In view of these facts, I decided to exploit the benefits of the actuated stereoscopic camera system presented above and proposed several algorithms and techniques that provide the user the impression of a 3D 360° video experience and compensate the perceived delay introduced by the accumulated latency. In this way, we are able to provide instantaneous visual response, which keeps the motion-to-photon latency at the minimum and ensures, hence, a pleasant user experience.The compensation algorithms consists in general of three essential components.

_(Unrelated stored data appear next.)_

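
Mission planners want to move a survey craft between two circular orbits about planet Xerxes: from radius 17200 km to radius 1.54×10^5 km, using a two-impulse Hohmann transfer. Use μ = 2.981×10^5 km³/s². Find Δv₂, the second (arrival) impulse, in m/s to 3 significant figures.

Semi-major axis of the transfer orbit: a_t = (17200 + 1.540×10^5)/2 = 85600 km.
On the circular orbit at r = 1.540×10^5 km, v_c = √(μ/r) = 1.3913 km/s.
Transfer-orbit speed at the same r (vis-viva, a = a_t): v_t = √[μ(2/r − 1/a_t)] = 0.62366 km/s.
Δv₂ = |v_t − v_c| = |0.62366 − 1.3913| = 0.7676 km/s.

Δv₂ = 768 m/s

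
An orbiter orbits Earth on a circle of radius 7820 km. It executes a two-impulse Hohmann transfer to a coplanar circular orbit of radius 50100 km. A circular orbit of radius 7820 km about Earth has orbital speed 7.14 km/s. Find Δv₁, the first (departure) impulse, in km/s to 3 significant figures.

From the circular-orbit relation v² = μ/r at r = 7820 km: μ = v²r = (7.14)² × 7820 = 3.98660×10^5 km³/s².
Semi-major axis of the transfer orbit: a_t = (7820 + 50100)/2 = 28960 km.
On the circular orbit at r = 7820 km, v_c = √(μ/r) = 7.140 km/s.
Transfer-orbit speed at the same r (vis-viva, a = a_t): v_t = √[μ(2/r − 1/a_t)] = 9.391 km/s.
Δv₁ = |v_t − v_c| = |9.391 − 7.140| = 2.251 km/s.

Δv₁ = 2.25 km/s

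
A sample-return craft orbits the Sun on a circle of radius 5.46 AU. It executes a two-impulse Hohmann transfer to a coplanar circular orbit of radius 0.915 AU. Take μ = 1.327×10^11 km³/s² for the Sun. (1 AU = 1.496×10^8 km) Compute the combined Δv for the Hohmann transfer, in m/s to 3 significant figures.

In km: r₁ = 5.46 × 1.496×10^8 = 8.16816×10^8 km; r₂ = 0.915 × 1.496×10^8 = 1.36884×10^8 km.
Semi-major axis of the transfer orbit: a_t = (8.16816×10^8 + 1.36884×10^8)/2 = 4.7685×10^8 km.
Circular speed at r₁: v₁ = √(μ/r₁) = √(1.327×10^11/8.16816×10^8) = 12.746 km/s.
Transfer-orbit speed at r₁ (vis-viva equation): v_a = √[μ(2/r₁ − 1/a_t)] = 6.8290 km/s.
First burn Δv₁ = |v_a − v₁| = 5.917 km/s.
At r₂, v₂ = √(μ/r₂) = 31.1357 km/s.
Transfer-orbit speed at r₂: v_p = √[μ(2/r₂ − 1/a_t)] = 40.7503 km/s.
Second burn Δv₂ = |v₂ − v_p| = 9.615 km/s.
Δv = Δv₁ + Δv₂ = 5.917 + 9.615 = 15.53 km/s.

Δv = 15500 m/s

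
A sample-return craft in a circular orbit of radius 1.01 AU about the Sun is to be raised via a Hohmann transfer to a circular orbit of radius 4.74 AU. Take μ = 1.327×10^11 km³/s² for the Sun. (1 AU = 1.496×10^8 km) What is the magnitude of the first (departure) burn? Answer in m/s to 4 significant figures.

In km: r₁ = 1.01 × 1.496×10^8 = 1.51096×10^8 km; r₂ = 4.74 × 1.496×10^8 = 7.09104×10^8 km.
The Hohmann ellipse has a_t = (r₁ + r₂)/2 = 4.301×10^8 km.
Circular speed at r = 1.51096×10^8 km: v_c = √(μ/r) = 29.635 km/s.
Transfer-orbit speed at the same r (vis-viva, a = a_t): v_t = √[μ(2/r − 1/a_t)] = 38.052 km/s.
Δv₁ = |v_t − v_c| = |38.052 − 29.635| = 8.417 km/s.

Δv₁ = 8417 m/s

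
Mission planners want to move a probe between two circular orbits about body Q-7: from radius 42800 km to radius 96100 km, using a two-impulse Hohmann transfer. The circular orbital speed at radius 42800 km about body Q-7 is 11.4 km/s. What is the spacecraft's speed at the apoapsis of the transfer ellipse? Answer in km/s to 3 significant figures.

v = 5.97 km/s

From the circular-orbit relation v² = μ/r at r = 42800 km: μ = v²r = (11.4)² × 42800 = 5.56229×10^6 km³/s².
Semi-major axis of the transfer orbit: a_t = (42800 + 96100)/2 = 69450 km.
At apoapsis, r = 96100 km.
From the vis-viva equation, v = √[μ(2/r − 1/a_t)] = 5.972 km/s.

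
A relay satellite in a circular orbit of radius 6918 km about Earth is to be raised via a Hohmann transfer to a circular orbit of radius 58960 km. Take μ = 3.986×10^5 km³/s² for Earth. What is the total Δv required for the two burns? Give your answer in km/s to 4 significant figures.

Semi-major axis of the transfer orbit: a_t = (6918 + 58960)/2 = 32939 km.
Circular speed at r₁: v₁ = √(μ/r₁) = √(3.986×10^5/6918) = 7.59064 km/s.
Transfer-orbit speed at r₁ (v² = μ(2/r − 1/a)): v_p = √[μ(2/r₁ − 1/a_t)] = 10.1555 km/s.
First burn Δv₁ = |v_p − v₁| = 2.5649 km/s.
At r₂, v₂ = √(μ/r₂) = 2.6001 km/s.
Transfer-orbit speed at r₂: v_a = √[μ(2/r₂ − 1/a_t)] = 1.1916 km/s.
Second burn Δv₂ = |v₂ − v_a| = 1.4085 km/s.
Δv = Δv₁ + Δv₂ = 2.5649 + 1.4085 = 3.973 km/s.

Δv = 3.973 km/s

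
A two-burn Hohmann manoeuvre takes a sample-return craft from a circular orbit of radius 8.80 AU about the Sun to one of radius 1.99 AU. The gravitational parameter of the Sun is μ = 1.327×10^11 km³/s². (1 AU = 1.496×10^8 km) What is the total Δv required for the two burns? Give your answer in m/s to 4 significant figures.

In km: r₁ = 8.80 × 1.496×10^8 = 1.31648×10^9 km; r₂ = 1.99 × 1.496×10^8 = 2.97704×10^8 km.
Semi-major axis of the transfer orbit: a_t = (1.31648×10^9 + 2.97704×10^8)/2 = 8.07092×10^8 km.
Circular speed at r₁: v₁ = √(μ/r₁) = √(1.327×10^11/1.31648×10^9) = 10.04 km/s.
Transfer-orbit speed at r₁ (vis-viva equation): v_a = √[μ(2/r₁ − 1/a_t)] = 6.098 km/s.
First burn Δv₁ = |v_a − v₁| = 3.942 km/s.
Circular speed at r₂: v₂ = √(μ/r₂) = 21.1127 km/s.
Transfer-orbit speed at r₂: v_p = √[μ(2/r₂ − 1/a_t)] = 26.9643 km/s.
Second burn Δv₂ = |v₂ − v_p| = 5.852 km/s.
Δv = Δv₁ + Δv₂ = 3.942 + 5.852 = 9.794 km/s.

Δv = 9794 m/s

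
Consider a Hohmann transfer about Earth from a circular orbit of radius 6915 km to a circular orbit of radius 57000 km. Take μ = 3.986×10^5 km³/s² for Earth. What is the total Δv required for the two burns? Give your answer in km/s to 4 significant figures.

Semi-major axis of the transfer orbit: a_t = (6915 + 57000)/2 = 31957.5 km.
Circular speed at r₁: v₁ = √(μ/r₁) = √(3.986×10^5/6915) = 7.59229 km/s.
Transfer-orbit speed at r₁ (vis-viva equation): v_p = √[μ(2/r₁ − 1/a_t)] = 10.1397 km/s.
First burn Δv₁ = |v_p − v₁| = 2.5474 km/s.
At r₂, v₂ = √(μ/r₂) = 2.6444 km/s.
Transfer-orbit speed at r₂: v_a = √[μ(2/r₂ − 1/a_t)] = 1.2301 km/s.
Second burn Δv₂ = |v₂ − v_a| = 1.4143 km/s.
Total Δv = Δv₁ + Δv₂ = 3.962 km/s.

Δv = 3.962 km/s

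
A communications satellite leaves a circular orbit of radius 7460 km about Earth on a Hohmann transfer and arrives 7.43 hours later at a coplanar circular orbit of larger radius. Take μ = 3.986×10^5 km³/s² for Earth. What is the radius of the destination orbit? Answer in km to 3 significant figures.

r₂ = 53900 km

Transfer time t = 7.43 hours = 26748 s, and t = π√(a_t³/μ).
So a_t = (μ t²/π²)^(1/3) = (3.986×10^5 × (26748)² / π²)^(1/3) = 30686 km.
Since a_t = (r₁ + r₂)/2, r₂ = 2a_t − r₁ = 2×30686 − 7460 = 53912 km.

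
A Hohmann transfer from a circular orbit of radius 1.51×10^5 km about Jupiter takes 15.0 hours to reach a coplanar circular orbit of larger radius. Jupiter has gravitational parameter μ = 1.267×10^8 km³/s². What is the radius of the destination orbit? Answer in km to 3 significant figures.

Transfer time t = 15.0 hours = 54000 s, and t = π√(a_t³/μ).
So a_t = (μ t²/π²)^(1/3) = (1.267×10^8 × (54000)² / π²)^(1/3) = 3.3452×10^5 km.
Since a_t = (r₁ + r₂)/2, r₂ = 2a_t − r₁ = 2×3.3452×10^5 − 1.510×10^5 = 5.1804×10^5 km.

r₂ = 5.18×10^5 km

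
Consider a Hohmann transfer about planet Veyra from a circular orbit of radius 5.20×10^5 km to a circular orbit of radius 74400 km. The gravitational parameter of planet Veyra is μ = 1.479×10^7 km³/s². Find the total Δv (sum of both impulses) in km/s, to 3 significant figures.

Transfer-ellipse semi-major axis a_t = (r₁ + r₂)/2 = (5.200×10^5 + 74400)/2 = 2.972×10^5 km.
Circular speed at r₁: v₁ = √(μ/r₁) = √(1.479×10^7/5.200×10^5) = 5.33313 km/s.
Transfer-orbit speed at r₁ (v² = μ(2/r − 1/a)): v_a = √[μ(2/r₁ − 1/a_t)] = 2.66836 km/s.
First burn Δv₁ = |v_a − v₁| = 2.6648 km/s.
Circular speed at r₂: v₂ = √(μ/r₂) = 14.0993 km/s.
Transfer-orbit speed at r₂: v_p = √[μ(2/r₂ − 1/a_t)] = 18.6498 km/s.
Second burn Δv₂ = |v₂ − v_p| = 4.5505 km/s.
Δv = Δv₁ + Δv₂ = 2.6648 + 4.5505 = 7.215 km/s.

Δv = 7.22 km/s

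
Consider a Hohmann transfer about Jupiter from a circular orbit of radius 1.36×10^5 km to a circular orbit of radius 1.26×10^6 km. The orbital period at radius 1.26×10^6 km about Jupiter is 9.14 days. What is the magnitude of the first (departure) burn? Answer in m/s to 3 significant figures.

Δv₁ = 10500 m/s

From Kepler's third law T² = 4π²r³/μ at r = 1.26×10^6 km, T = 9.14 days = 9.14 × 86400 s = 7.89696×10^5 s: μ = 4π²r³/T² = 1.26634×10^8 km³/s².
Semi-major axis of the transfer orbit: a_t = (1.360×10^5 + 1.260×10^6)/2 = 6.980×10^5 km.
On the circular orbit at r = 1.360×10^5 km, v_c = √(μ/r) = 30.515 km/s.
Transfer-orbit speed at the same r (vis-viva, a = a_t): v_t = √[μ(2/r − 1/a_t)] = 40.998 km/s.
Δv₁ = |v_t − v_c| = |40.998 − 30.515| = 10.48 km/s.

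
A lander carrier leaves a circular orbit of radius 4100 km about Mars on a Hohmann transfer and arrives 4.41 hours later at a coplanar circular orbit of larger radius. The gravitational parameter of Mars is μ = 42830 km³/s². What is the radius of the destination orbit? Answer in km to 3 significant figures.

Transfer time t = 4.41 hours = 15876 s, and t = π√(a_t³/μ).
So a_t = (μ t²/π²)^(1/3) = (42830 × (15876)² / π²)^(1/3) = 10303 km.
Since a_t = (r₁ + r₂)/2, r₂ = 2a_t − r₁ = 2×10303 − 4100 = 16506 km.

r₂ = 16500 km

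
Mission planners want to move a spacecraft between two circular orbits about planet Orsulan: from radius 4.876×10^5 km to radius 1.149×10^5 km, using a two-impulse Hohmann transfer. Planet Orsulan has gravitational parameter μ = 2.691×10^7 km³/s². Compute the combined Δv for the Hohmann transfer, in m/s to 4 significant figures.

Δv = 7007 m/s

The Hohmann ellipse has a_t = (r₁ + r₂)/2 = 3.0125×10^5 km.
At r₁ the circular-orbit speed is v₁ = √(μ/r₁) = 7.429 km/s.
Transfer-orbit speed at r₁ (vis-viva equation): v_a = √[μ(2/r₁ − 1/a_t)] = 4.588 km/s.
First burn Δv₁ = |v_a − v₁| = 2.841 km/s.
At r₂, v₂ = √(μ/r₂) = 15.304 km/s.
Transfer-orbit speed at r₂: v_p = √[μ(2/r₂ − 1/a_t)] = 19.470 km/s.
Second burn Δv₂ = |v₂ − v_p| = 4.166 km/s.
Total Δv = Δv₁ + Δv₂ = 7.007 km/s.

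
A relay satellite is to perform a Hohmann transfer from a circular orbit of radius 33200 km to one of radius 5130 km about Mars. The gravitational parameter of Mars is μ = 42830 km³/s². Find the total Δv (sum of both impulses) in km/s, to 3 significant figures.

Transfer-ellipse semi-major axis a_t = (r₁ + r₂)/2 = (33200 + 5130)/2 = 19165 km.
At r₁ the circular-orbit speed is v₁ = √(μ/r₁) = 1.1358 km/s.
On the transfer ellipse at r₁, vis-viva gives v_a = √[μ(2/r₁ − 1/a_t)] = 0.58764 km/s.
First burn Δv₁ = |v_a − v₁| = 0.5482 km/s.
At r₂, v₂ = √(μ/r₂) = 2.88945 km/s.
Transfer-orbit speed at r₂: v_p = √[μ(2/r₂ − 1/a_t)] = 3.80303 km/s.
Second burn Δv₂ = |v₂ − v_p| = 0.9136 km/s.
Δv = Δv₁ + Δv₂ = 0.5482 + 0.9136 = 1.462 km/s.

Δv = 1.46 km/s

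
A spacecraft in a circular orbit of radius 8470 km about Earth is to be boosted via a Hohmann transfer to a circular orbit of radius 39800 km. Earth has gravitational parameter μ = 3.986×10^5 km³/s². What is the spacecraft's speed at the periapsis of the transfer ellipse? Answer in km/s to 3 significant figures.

v = 8.81 km/s

Transfer-ellipse semi-major axis a_t = (r₁ + r₂)/2 = (8470 + 39800)/2 = 24135 km.
At periapsis, r = 8470 km.
Applying v² = μ(2/r − 1/a_t): v = 8.809 km/s.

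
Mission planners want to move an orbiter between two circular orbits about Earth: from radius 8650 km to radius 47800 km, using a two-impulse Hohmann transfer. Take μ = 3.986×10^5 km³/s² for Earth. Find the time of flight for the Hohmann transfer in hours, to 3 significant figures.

t = 6.55 hours

Semi-major axis of the transfer orbit: a_t = (8650 + 47800)/2 = 28225 km.
Half the transfer-orbit period gives t = π√(a_t³/μ) = 23596 s.
Converting: 23596 s ÷ 3600 s/hour = 6.55 hours.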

Buffer-based delay compensation

The so-called Delay Compensating Vision System (DCVS) is introduced to compensate the perceived latency of the user. The DCVS deploys fisheye cameras to capture a larger FoV than is actually displayed on the Head-Mounted-Display to the user. A cache zone is thereby created around the displayed content. This buffer is leveraged for local delay compensation until the updated frame arrives. The compensation rate is introduced as metric to describe the achievable level of compensation.
The DCVS works obviously only for a certain range of motion. For fast head rotations, the viewport will be out of the extended viewport.

Dynamic FoV adaptation

To remedy unsatisfactory tendencies, for quick head rotations, we proposed a velocity-based FoV adaptation technique. Depending on the current angular head motion velocity, we temporarily decrease the displayed FoV of the user. In doing so, we are able to momentarily enlarge the cache area, which results in a higher level of compensation for fast rotations. This approach is motivated by the characteristics of the human eye. We claim that a temporarily reduction of the FoV during rapid head motions does not influence the feeling of presence. Instead, it has positive implications on the achievable level of compensation and supports the reduction of simulator sickness.

AI for viewport prediction

To further improve the achievable level of delay compensation, we investigated and developed several deterministic and probabilistic head motion prediction approaches. Rather than sending the actual head orientation to the client, we send the prospective viewport position depending on the present latency. We investigated various Deep Learning-based architectures. The best deep network is based on stacked Gated Recurrent Units (GRUs) and convolution components, which extract the most distinct features at different granularities. This network showed superior performance when compared to prior art.

[1] M. Karimi, T. Aykut, and E. Steinbach, “Mavi: A research platform for telepresence and teleoperation,” Robotics, vol. abs/1805.09447, 2018.
[2] S. M. LaValle, A. Yershova, M. Katsev, and M. Antonov, “Head tracking for the oculus rift,” in IEEE International Conference on Robotics and Automation (ICRA), 2014, 2014, pp. 187–194.
[3] J. T. Reason and J. J. Brand, Motion sickness. Academic press, 1975.
[4] J.-R. Wu and M. Ouhyoung, “On latency compensation and its effects on head-motion trajectories in virtual environments,” The visual computer, vol. 16, no. 2, pp. 79–90, 2000.
[5] R. S. Allison, L. R. Harris, M. Jenkin, U. Jasiobedzka, and J. E. Zacher, “Tolerance of temporal delay in virtual environments,” in Virtual Reality, 2001. Proceedings. IEEE, 2001, pp. 247–254.
[6] M. A. Watson and F. Black, “The human balance system: A complex coordination of central and peripheral systems,” Portland, OR: Vestibular Disorders Association, 2008.